Along Damascus Street, brightly colored posters stuck on the wall that borders the green lawns of Zawra Park implore Iraqis to vote in January's election.
The posters carry a picture of the nation's most revered Shiite cleric, Grand Ayatollah Ali al-Sistani. Above his official stamp are his instructions to the faithful: "There are going to be elections and I want you to go to put your votes in the ballot box."
"It is going to be free and we are asking that people vote for those who will be good for our country," he said.
But in recent days most of the posters have been scratched off the wall, a reminder of the tensions that divide the Iraqi population ahead of the first general elections since the US and Britain invaded last year.
Some are enthusiastic to vote, others are concerned for their safety in the face of unrelenting violence and some simply view the coming ballot with unbridled hostility.
This month some 14 million voters ought to be collecting their registration cards from the thousands of small grocery shops that hand out the monthly government rations on which most families still rely.
Ala'a Jabbar, 30, a Shiite Muslim and a science teacher, runs one such store in Doura, a district in southern Baghdad. Like most in the Shiite community, he fervently believes in the vote.
"If the people love Iraq they should go and elect their leader," he said.
After decades of rule by a Sunni minority, the Shiite community, who make up the majority, are about to dominate their country's government, hence Ayatollah Sistani's endorsement of the vote.
But already Jabbar has been threatened and warned that he should not even distribute the voter registration cards.
"We have been under a lot of threats. People are coming from outside this neighborhood telling us not to hand out the cards," he said.
"We've been told we could be killed. It is a big risk but we have to take this risk because it is our country and whoever wins is going to be our leader and we have to choose him," he said.
Jabbar believes the election will simply decide Iraq's new prime minister. In fact, voters will choose candidates for the 275-seat parliament, which in turn will select the prime minister and later draw up a national constitution.
Others say security is so bad that they fear even appearing at the poll booth. "The security situation is poor and I don't think anyone can go to the elections this year," said Muqdad Fadhil, 26, a security guard at the Doura oil refinery.

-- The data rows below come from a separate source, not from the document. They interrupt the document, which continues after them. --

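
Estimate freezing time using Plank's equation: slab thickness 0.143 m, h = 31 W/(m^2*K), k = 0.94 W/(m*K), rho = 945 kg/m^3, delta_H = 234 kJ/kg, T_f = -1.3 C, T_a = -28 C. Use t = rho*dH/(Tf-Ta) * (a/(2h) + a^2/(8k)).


dT = -1.3 - (-28) = 26.7 K
term1 = a/(2h) = 0.143/(2*31) = 0.002306451613
term2 = a^2/(8k) = 0.143^2/(8*0.94) = 0.002719281915
t = rho*dH*1000/dT * (term1 + term2)
t = 945*234*1000/26.7 * (0.002306451613 + 0.002719281915)
t = 41623 s

41623


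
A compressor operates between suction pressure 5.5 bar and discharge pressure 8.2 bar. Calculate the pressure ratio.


PR = P_high / P_low
PR = 8.2 / 5.5
PR = 1.491

1.491


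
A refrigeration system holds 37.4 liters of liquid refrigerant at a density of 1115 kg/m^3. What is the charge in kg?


Charge = V * rho / 1000
Charge = 37.4 * 1115 / 1000
Charge = 41.7 kg

41.7


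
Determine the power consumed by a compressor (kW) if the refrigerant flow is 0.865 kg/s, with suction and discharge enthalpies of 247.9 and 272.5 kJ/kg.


dh = 272.5 - 247.9 = 24.6 kJ/kg
W = m_dot * dh = 0.865 * 24.6 = 21.28 kW

21.28


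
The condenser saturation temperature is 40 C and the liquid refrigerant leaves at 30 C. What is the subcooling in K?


Subcooling = T_cond - T_liquid
Subcooling = 40 - 30
Subcooling = 10 K

10


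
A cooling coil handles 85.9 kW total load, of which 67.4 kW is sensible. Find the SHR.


SHR = Q_sensible / Q_total
SHR = 67.4 / 85.9
SHR = 0.785

0.785


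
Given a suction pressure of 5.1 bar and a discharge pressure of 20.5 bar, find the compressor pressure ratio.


PR = P_high / P_low
PR = 20.5 / 5.1
PR = 4.02

4.02


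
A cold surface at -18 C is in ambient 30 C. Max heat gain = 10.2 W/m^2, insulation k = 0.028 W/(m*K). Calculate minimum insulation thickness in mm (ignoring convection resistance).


dT = 30 - (-18) = 48 K
thickness = k * dT / q_max * 1000
thickness = 0.028 * 48 / 10.2 * 1000
thickness = 131.8 mm

131.8


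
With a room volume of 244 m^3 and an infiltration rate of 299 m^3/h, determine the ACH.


ACH = flow / volume
ACH = 299 / 244
ACH = 1.225

1.225


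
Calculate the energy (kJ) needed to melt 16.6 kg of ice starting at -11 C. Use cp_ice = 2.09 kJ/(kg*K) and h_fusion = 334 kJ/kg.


Sensible heat = cp * dT = 2.09 * 11 = 22.99 kJ/kg
Total per kg = 22.99 + 334 = 356.99 kJ/kg
Q = m * total = 16.6 * 356.99
Q = 5926.0 kJ

5926.0


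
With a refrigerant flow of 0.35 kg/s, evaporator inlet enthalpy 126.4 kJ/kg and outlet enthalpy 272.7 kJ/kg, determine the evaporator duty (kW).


dh = 272.7 - 126.4 = 146.3 kJ/kg
Q_evap = m_dot * dh = 0.35 * 146.3
Q_evap = 51.21 kW

51.21


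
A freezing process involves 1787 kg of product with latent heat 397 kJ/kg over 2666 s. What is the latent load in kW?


Q_lat = m * h_fg / t
Q_lat = 1787 * 397 / 2666
Q_lat = 266.11 kW

266.11


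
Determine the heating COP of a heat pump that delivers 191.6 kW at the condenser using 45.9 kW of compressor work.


COP_hp = Q_cond / W
COP_hp = 191.6 / 45.9
COP_hp = 4.174

4.174


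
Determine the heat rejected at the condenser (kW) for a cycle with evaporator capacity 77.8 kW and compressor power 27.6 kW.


Q_cond = Q_evap + W
Q_cond = 77.8 + 27.6
Q_cond = 105.4 kW

105.4


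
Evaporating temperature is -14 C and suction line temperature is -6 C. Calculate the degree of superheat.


Superheat = T_suction - T_evap
Superheat = -6 - (-14)
Superheat = 8 K

8


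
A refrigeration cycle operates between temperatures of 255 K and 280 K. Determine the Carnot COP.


dT = 280 - 255 = 25 K
COP_carnot = T_cold / dT = 255 / 25
COP_carnot = 10.2

10.2


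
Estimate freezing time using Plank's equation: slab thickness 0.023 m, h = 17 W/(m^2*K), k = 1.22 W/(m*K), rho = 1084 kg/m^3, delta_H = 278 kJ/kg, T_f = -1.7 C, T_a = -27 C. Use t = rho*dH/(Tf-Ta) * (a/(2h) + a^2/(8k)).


dT = -1.7 - (-27) = 25.3 K
term1 = a/(2h) = 0.023/(2*17) = 0.0006764705882
term2 = a^2/(8k) = 0.023^2/(8*1.22) = 0.00005420081967
t = rho*dH*1000/dT * (term1 + term2)
t = 1084*278*1000/25.3 * (0.0006764705882 + 0.00005420081967)
t = 8703 s

8703


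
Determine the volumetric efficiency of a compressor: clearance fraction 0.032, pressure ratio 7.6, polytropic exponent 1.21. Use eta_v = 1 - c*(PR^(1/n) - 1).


PR^(1/n) = 7.6^(1/1.21) = 5.3449681
eta_v = 1 - 0.032 * (5.3449681 - 1)
eta_v = 0.861

0.861


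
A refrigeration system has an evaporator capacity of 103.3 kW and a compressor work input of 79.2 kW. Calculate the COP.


COP = Q_evap / W
COP = 103.3 / 79.2
COP = 1.304

1.304


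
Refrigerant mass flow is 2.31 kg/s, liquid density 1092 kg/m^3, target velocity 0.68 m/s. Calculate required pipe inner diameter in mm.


A = m_dot / (rho * v) = 2.31 / (1092 * 0.68) = 0.003110859729 m^2
d = sqrt(4*A/pi) * 1000
d = 62.9 mm

62.9


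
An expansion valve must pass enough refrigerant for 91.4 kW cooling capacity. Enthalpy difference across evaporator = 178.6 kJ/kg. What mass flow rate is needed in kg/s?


m_dot = Q / dh
m_dot = 91.4 / 178.6
m_dot = 0.5118 kg/s

0.5118


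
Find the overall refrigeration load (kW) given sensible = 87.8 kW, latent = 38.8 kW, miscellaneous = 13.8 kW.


Q_total = Q_s + Q_l + Q_misc
Q_total = 87.8 + 38.8 + 13.8
Q_total = 140.4 kW

140.4


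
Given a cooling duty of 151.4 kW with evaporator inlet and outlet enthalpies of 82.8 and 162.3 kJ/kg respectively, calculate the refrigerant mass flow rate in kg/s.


dh = 162.3 - 82.8 = 79.5 kJ/kg
m_dot = Q / dh = 151.4 / 79.5 = 1.9044 kg/s

1.9044


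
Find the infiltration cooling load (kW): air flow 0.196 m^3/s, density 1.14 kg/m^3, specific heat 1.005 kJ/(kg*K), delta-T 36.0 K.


Q = V_dot * rho * cp * dT
Q = 0.196 * 1.14 * 1.005 * 36.0
Q = 8.084 kW

8.084


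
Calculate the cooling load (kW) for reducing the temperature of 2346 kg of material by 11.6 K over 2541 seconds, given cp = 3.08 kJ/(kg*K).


Q = m * cp * dT / t
Q = 2346 * 3.08 * 11.6 / 2541
Q = 32.986 kW

32.986


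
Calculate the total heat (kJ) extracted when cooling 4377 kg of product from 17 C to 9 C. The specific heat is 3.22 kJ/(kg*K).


dT = 17 - (9) = 8 K
Q = m * cp * dT = 4377 * 3.22 * 8
Q = 112752 kJ

112752


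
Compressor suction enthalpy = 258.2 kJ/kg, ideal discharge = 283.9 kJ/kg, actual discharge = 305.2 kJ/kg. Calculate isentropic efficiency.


dh_ideal = 283.9 - 258.2 = 25.7 kJ/kg
dh_actual = 305.2 - 258.2 = 47.0 kJ/kg
eta_s = dh_ideal / dh_actual = 25.7 / 47.0
eta_s = 0.5468

0.5468


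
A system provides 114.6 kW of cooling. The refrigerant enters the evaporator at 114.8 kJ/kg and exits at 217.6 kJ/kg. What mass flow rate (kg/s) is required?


dh = 217.6 - 114.8 = 102.8 kJ/kg
m_dot = Q / dh = 114.6 / 102.8 = 1.1148 kg/s

1.1148


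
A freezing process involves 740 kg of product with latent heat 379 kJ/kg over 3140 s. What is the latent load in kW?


Q_lat = m * h_fg / t
Q_lat = 740 * 379 / 3140
Q_lat = 89.32 kW

89.32


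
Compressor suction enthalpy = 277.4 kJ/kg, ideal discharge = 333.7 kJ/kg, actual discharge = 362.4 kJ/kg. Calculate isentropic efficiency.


dh_ideal = 333.7 - 277.4 = 56.3 kJ/kg
dh_actual = 362.4 - 277.4 = 85.0 kJ/kg
eta_s = dh_ideal / dh_actual = 56.3 / 85.0
eta_s = 0.6624

0.6624


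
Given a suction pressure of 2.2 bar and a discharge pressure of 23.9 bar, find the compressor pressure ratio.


PR = P_high / P_low
PR = 23.9 / 2.2
PR = 10.864

10.864


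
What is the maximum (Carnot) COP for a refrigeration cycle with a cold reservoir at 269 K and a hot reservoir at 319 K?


dT = 319 - 269 = 50 K
COP_carnot = T_cold / dT = 269 / 50
COP_carnot = 5.38

5.38


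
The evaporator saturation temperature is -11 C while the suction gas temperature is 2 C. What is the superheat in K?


Superheat = T_suction - T_evap
Superheat = 2 - (-11)
Superheat = 13 K

13


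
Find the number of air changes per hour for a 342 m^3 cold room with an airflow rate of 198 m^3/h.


ACH = flow / volume
ACH = 198 / 342
ACH = 0.579

0.579


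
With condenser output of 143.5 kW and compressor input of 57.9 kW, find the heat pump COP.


COP_hp = Q_cond / W
COP_hp = 143.5 / 57.9
COP_hp = 2.478

2.478


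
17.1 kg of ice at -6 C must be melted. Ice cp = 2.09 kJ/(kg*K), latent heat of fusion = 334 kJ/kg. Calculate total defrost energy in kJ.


Sensible heat = cp * dT = 2.09 * 6 = 12.54 kJ/kg
Total per kg = 12.54 + 334 = 346.54 kJ/kg
Q = m * total = 17.1 * 346.54
Q = 5925.8 kJ

5925.8


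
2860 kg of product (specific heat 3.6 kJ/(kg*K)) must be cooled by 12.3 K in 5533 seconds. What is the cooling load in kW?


Q = m * cp * dT / t
Q = 2860 * 3.6 * 12.3 / 5533
Q = 22.888 kW

22.888


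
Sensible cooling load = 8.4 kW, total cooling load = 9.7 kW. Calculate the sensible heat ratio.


SHR = Q_sensible / Q_total
SHR = 8.4 / 9.7
SHR = 0.866

0.866


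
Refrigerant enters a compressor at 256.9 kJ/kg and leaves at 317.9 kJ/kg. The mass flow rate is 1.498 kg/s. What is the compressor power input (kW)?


dh = 317.9 - 256.9 = 61.0 kJ/kg
W = m_dot * dh = 1.498 * 61.0 = 91.38 kW

91.38


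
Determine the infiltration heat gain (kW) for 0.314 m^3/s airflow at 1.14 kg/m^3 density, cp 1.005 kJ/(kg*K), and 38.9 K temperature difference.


Q = V_dot * rho * cp * dT
Q = 0.314 * 1.14 * 1.005 * 38.9
Q = 13.994 kW

13.994


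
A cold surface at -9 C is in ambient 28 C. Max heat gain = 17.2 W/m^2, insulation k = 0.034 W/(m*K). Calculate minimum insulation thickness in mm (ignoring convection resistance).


dT = 28 - (-9) = 37 K
thickness = k * dT / q_max * 1000
thickness = 0.034 * 37 / 17.2 * 1000
thickness = 73.1 mm

73.1


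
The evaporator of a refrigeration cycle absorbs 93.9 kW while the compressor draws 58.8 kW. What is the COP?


COP = Q_evap / W
COP = 93.9 / 58.8
COP = 1.597

1.597


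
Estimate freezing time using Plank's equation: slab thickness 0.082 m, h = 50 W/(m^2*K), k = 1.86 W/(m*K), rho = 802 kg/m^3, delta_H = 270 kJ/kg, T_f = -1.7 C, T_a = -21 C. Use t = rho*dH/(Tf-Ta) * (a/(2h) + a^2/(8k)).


dT = -1.7 - (-21) = 19.3 K
term1 = a/(2h) = 0.082/(2*50) = 0.00082
term2 = a^2/(8k) = 0.082^2/(8*1.86) = 0.0004518817204
t = rho*dH*1000/dT * (term1 + term2)
t = 802*270*1000/19.3 * (0.00082 + 0.0004518817204)
t = 14270 s

14270


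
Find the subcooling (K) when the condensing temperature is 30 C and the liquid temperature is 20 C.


Subcooling = T_cond - T_liquid
Subcooling = 30 - 20
Subcooling = 10 K

10


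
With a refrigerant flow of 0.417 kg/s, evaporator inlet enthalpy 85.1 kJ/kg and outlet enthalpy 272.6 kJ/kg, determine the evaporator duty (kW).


dh = 272.6 - 85.1 = 187.5 kJ/kg
Q_evap = m_dot * dh = 0.417 * 187.5
Q_evap = 78.19 kW

78.19


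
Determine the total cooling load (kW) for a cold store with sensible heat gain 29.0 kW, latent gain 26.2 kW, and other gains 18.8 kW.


Q_total = Q_s + Q_l + Q_misc
Q_total = 29.0 + 26.2 + 18.8
Q_total = 74.0 kW

74.0


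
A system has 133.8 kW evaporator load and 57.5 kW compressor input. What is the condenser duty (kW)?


Q_cond = Q_evap + W
Q_cond = 133.8 + 57.5
Q_cond = 191.3 kW

191.3


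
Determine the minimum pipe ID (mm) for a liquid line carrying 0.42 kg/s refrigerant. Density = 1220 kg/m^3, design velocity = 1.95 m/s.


A = m_dot / (rho * v) = 0.42 / (1220 * 1.95) = 0.0001765447667 m^2
d = sqrt(4*A/pi) * 1000
d = 15.0 mm

15.0


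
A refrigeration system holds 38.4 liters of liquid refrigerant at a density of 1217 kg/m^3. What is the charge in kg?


Charge = V * rho / 1000
Charge = 38.4 * 1217 / 1000
Charge = 46.73 kg

46.73


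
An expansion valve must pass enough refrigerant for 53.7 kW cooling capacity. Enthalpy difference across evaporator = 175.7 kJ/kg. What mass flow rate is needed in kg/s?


m_dot = Q / dh
m_dot = 53.7 / 175.7
m_dot = 0.3056 kg/s

0.3056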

Like many he is confused by the complex voting process in which the country will be treated as one single constituency with each voter confronted by a potentially vast list of parties and candidates.
"We don't yet know where to vote, or how it is going to be done. Are we going to vote for a leader or for a larger group? What are their names? I don't know," he said.
His preferred candidate would be Ayad Allawi, the current prime minister, a secular Shiite moderate who was appointed by the US in June to run the interim government.
Most seem likely to vote along sectarian or ethnic lines: Shiite voting for Shiite, Kurd for Kurd and Sunni for Sunni.
The greatest concern is with the Sunni community, from which the violent insurgency has developed. Several Sunni clerics and political leaders have warned they will boycott the vote.
"These elections are a joke," said Omar Ali al-Duleimi, a driver originally from Fallujah who now works for a US firm in Baghdad.
"I won't vote. It is just a lie and the Americans will put in whoever they want. Only if Saddam is on the list will I and my tribe vote and we won't wait until tomorrow, we would choose him yesterday," he said.